On Tue, Aug 11, 2009 at 9:39 AM, Brenda Wallace<[email protected]> wrote:
> On Mon, Aug 10, 2009 at 7:05 AM, Craig Andrews<[email protected]> 
> wrote:
>> VARCHAR is stored in the row, while TEXT is stored as a pointer to a
>> separate object outside of the row. For queries where a TEXT field is in a
>> WHERE clause, the query can be up to 10 times slower than those where
>> VARCHAR is used instead. So I think we should use VARCHAR instead of TEXT
>> here.
>>
>> As for the length...
>>
>> According to http://www.boutell.com/newfaq/misc/urllength.html different
>> browsers and web servers have different max URL lengths. It seems to me
>> that 2,000 characters (the limit in IE) is more than enough... so I
>> suggest we use VARCHAR(2000).
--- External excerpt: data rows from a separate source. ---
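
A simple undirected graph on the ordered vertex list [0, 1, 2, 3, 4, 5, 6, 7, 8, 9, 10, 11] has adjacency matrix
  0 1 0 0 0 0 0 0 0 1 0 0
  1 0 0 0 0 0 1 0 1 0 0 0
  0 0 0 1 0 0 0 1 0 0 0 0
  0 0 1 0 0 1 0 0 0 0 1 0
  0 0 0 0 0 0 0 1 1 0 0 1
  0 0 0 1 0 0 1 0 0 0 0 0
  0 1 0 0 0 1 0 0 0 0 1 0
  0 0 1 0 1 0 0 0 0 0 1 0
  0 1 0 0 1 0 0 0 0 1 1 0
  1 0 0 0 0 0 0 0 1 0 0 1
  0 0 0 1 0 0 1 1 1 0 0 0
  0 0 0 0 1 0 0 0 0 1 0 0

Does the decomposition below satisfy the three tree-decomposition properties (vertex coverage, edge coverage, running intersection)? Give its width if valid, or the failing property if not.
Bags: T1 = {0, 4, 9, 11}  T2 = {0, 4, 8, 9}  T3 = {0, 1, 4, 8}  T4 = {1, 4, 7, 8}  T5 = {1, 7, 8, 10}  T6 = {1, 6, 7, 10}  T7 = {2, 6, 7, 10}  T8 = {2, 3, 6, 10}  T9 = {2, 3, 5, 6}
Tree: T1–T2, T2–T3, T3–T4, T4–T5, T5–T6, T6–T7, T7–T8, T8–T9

Every vertex of G appears in some bag (union = {0, 1, 2, 3, 4, 5, 6, 7, 8, 9, 10, 11}); every edge is covered by a bag; and for each vertex v the set of bags containing v is connected in the bag tree. The decomposition is therefore valid. The largest bag has 4 vertices, so the width is 3.

Yes; width 3.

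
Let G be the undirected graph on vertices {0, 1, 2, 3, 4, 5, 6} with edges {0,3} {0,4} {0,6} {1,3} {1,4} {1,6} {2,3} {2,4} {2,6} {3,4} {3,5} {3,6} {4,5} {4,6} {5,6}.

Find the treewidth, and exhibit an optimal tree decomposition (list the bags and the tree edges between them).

Every bag has size at most 4, so the width is 4 − 1 = 3 and tw(G) ≤ 3. Conversely, {0, 3, 4, 6} is a clique of size 4, and the vertices of any clique must share a bag in every tree decomposition; so some bag has ≥ 4 vertices and tw(G) ≥ 3. Combining the bounds, tw(G) = 3.

Treewidth 3.
One optimal decomposition is:
Bags: B1 = {1, 3, 4, 6}  B2 = {2, 3, 4, 6}  B3 = {0, 3, 4, 6}  B4 = {3, 4, 5, 6}
Tree: B1–B2, B2–B3, B3–B4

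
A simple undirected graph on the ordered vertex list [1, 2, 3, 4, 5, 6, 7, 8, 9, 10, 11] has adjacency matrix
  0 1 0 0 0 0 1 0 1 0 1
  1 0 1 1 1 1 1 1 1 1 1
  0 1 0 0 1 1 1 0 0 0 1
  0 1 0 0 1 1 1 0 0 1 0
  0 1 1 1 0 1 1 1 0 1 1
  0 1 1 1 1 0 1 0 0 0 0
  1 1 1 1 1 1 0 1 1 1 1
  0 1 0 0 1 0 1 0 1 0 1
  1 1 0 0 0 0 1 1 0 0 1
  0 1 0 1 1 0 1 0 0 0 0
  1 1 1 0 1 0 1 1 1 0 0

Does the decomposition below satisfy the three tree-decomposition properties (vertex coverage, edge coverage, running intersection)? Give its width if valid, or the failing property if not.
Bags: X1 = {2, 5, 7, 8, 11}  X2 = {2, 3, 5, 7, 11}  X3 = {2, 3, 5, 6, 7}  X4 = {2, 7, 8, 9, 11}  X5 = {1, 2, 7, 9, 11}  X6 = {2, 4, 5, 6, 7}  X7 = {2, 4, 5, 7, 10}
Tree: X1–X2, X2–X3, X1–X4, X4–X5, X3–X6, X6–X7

Every vertex of G appears in some bag (union = {1, 2, 3, 4, 5, 6, 7, 8, 9, 10, 11}); every edge is covered by a bag; and for each vertex v the set of bags containing v is connected in the bag tree. The decomposition is therefore valid. The largest bag has 5 vertices, so the width is 4.

Yes; width 4.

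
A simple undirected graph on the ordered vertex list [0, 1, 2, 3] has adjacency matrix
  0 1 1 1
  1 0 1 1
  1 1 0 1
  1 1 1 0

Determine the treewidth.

3

A width-3 tree decomposition is:
Bags: B1 = {0, 1, 2, 3}
Tree: (single bag)
A single bag containing all 4 vertices is trivially a valid decomposition of width 3. For the lower bound, the 4 vertices {0, 1, 2, 3} are pairwise adjacent, and any tree decomposition puts a clique entirely inside one bag — forcing width ≥ 3. Hence tw(G) = 3 exactly.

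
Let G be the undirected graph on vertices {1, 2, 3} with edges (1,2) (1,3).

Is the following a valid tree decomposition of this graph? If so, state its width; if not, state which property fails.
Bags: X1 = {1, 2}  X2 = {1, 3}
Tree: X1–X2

Vertex coverage: the bags together contain {1, 2, 3}, the full vertex set. Edge coverage: each edge of G has both endpoints in at least one bag. Running intersection: for every vertex, the bags containing it form a connected subtree. All three properties hold, so this is a valid tree decomposition of width max|bag| − 1 = 1, and hence tw(G) ≤ 1.

Yes; width 1.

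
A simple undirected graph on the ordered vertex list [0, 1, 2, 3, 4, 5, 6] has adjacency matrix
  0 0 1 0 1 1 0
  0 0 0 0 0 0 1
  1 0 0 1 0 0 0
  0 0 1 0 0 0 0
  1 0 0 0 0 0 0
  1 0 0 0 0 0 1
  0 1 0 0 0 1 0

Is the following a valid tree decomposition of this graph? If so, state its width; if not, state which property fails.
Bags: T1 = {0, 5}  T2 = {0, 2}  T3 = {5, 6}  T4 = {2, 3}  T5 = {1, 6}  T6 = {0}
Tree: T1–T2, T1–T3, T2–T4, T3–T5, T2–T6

A tree decomposition must satisfy three properties: every vertex lies in some bag; for every edge, both endpoints lie together in some bag; and for every vertex, the bags containing it form a connected subtree. Here vertex 4 appears in no bag, so the decomposition is invalid.

No — vertex 4 appears in no bag.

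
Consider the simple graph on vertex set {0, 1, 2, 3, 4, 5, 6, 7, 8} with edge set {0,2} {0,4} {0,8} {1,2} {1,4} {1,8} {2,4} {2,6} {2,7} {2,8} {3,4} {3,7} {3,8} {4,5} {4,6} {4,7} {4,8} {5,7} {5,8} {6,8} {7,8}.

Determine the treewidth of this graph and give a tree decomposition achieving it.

Treewidth 3.
One optimal decomposition is:
Bags: B1 = {1, 2, 4, 8}  B2 = {0, 2, 4, 8}  B3 = {2, 4, 7, 8}  B4 = {4, 5, 7, 8}  B5 = {2, 4, 6, 8}  B6 = {3, 4, 7, 8}
Tree: B1–B2, B2–B3, B3–B4, B2–B5, B4–B6

The largest bag has 4 vertices, giving width 3; this decomposition certifies tw(G) ≤ 3. On the other hand G contains the 4-clique {0, 2, 4, 8}. A clique must lie in a single bag of any decomposition, so no decomposition can have width below 3. Therefore the treewidth is 3.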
Honestly, if people are using URLs longer
>> than 2k characters, something is clearly wrong :-)
>
> Initially it looks like mysql only allows varchar up to 255 chars.
>
> mysql> alter table file change url url varchar(2000);
> ERROR 1071 (42000): Specified key was too long; max key length is 767 bytes
> mysql> alter table file change url url varchar(256);
> ERROR 1071 (42000): Specified key was too long; max key length is 767 bytes
> mysql> alter table file change url url varchar(255);
> Query OK, 4 rows affected (0.26 sec)
> Records: 4  Duplicates: 0  Warnings: 0

No, they can be longer, but not if you want them indexed.
If i drop the unique contraint then mysql lets me make 2000 char varchars.

How about we stick with saving the shortened url whenever it's > 255 chars?

The down side is, i'm predicting these url shortening services are
gonna start disappearing slowly and the urls will become dead.